Table 2 R² and K for drug-release experiment in four types of receptor medium

Receptor pH	4	5	6	7.4
R^2	0.989 ± 0.0034	0.981 ± 0.0046	0.985 ± 0.007	0.980 ± 0.0025
K	0.119 ± 0.013	0.102 ± 0.018	0.092 ± 0.011	0.086 ± 0.018

Notes: R² determination coefficient and k dissolution rate constant (μg/mL/h^−1/2).
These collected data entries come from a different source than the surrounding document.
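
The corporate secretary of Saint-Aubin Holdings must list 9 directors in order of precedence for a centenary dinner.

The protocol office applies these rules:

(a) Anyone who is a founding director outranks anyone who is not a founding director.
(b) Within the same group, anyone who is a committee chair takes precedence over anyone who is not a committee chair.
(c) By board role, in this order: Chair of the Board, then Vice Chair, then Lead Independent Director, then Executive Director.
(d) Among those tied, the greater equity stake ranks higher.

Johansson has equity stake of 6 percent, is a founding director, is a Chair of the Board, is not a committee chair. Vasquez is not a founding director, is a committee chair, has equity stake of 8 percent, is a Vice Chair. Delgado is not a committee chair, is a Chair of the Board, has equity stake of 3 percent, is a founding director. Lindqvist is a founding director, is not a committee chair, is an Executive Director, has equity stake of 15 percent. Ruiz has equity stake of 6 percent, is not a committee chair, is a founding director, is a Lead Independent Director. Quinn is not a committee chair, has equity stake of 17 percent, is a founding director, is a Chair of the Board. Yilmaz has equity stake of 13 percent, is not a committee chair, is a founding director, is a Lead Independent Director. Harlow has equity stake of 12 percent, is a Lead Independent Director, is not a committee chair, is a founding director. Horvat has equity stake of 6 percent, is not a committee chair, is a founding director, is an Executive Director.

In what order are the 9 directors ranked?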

Each value represents the mean of three experiments ± standard deviation.

Figure 6 Terminal release of anhydride from modified phosphatidylethanolamine.
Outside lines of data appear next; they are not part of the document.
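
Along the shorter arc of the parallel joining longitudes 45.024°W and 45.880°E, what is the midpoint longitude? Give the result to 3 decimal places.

0.428°E

Signed shortest Δλ from -45.024° to +45.880° is +90.904°.
Midpoint longitude = -45.024° + (+90.904°)/2 = -45.024° + 45.452° = +0.428°.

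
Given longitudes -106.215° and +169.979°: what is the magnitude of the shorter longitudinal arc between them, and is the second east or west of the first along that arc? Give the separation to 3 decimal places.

83.806° west

Raw difference: 169.979 − -106.215 = 276.194°.
Normalise into (−180°, 180°]: 276.194° − 360° = -83.806°.
Negative ⇒ the second point lies to the west; separation 83.806°.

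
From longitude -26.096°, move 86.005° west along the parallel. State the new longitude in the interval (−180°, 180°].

-112.101°

Start at -26.096°; shift −86.005° → -112.101°.
-112.101° already lies in (−180°, 180°].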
Venkateswarlo and Manjunath investigated SLNs of tripalmitin and used them as clozapine carriers, and in their work, up to 20% of drug was released after 48 hours.²⁵ Liu et al investigated SLNs containing triamcinolone acetonide in mixtures of monoglycerides, diglycerides, and triglycerides of palmitic acid and stearic acid, and found that the drug was released more slowly compared with our prepared carrier.²⁴ The simple mechanism for terminal release of anhydride from modified polyethylene is shown in Figure 6. This pathway was faster at an acidic pH of 4. Nevertheless, it is certain that this carrier requires further in vitro and in vivo studies.

Conclusion

As mentioned above, SLNs offer an attractive means of drug delivery, particularly for poorly water-soluble drugs. They combine the advantages of polymeric nanoparticles, fat emulsions, and liposomes. In this study, modified N-glutaryl- phosphatidylethanolamine was prepared, used for SLN preparation, and characterized. The results indicate that the carrier has suitable stability in colloidal form and may increase drug release under acidic conditions. Homogenization followed by ultrasonication is suitable for producing small SLNs with an average diameter of 165.8 nm. Using a Zetasizer, atomic force microscopy, and SEM, the diameter and morphology of the particles was investigated. Zeta potential data indicate the stability of the nanosuspension. After 6 months, Zetasizer data did not indicate any obvious changes in diameter, polydispersity index, and zeta potential. An in vitro study indicated an increase in burst release and a pH decrement as well. In vitro release kinetics coincide with the Higuchi equation. These observations suggest that the present system offers an exciting mode of target delivery for potent lipophilic anticancer drugs and anti-inflammatory agents.

Acknowledgments

The authors acknowledge the instructors of the School of Pharmacy at Kermanshah University of Medical Sciences, with special thanks to Miss Farnaz Ahmadi and Miss Marjan Mohebbi from the analysis laboratory.

Disclosure

The authors report no conflicts of interest in this work.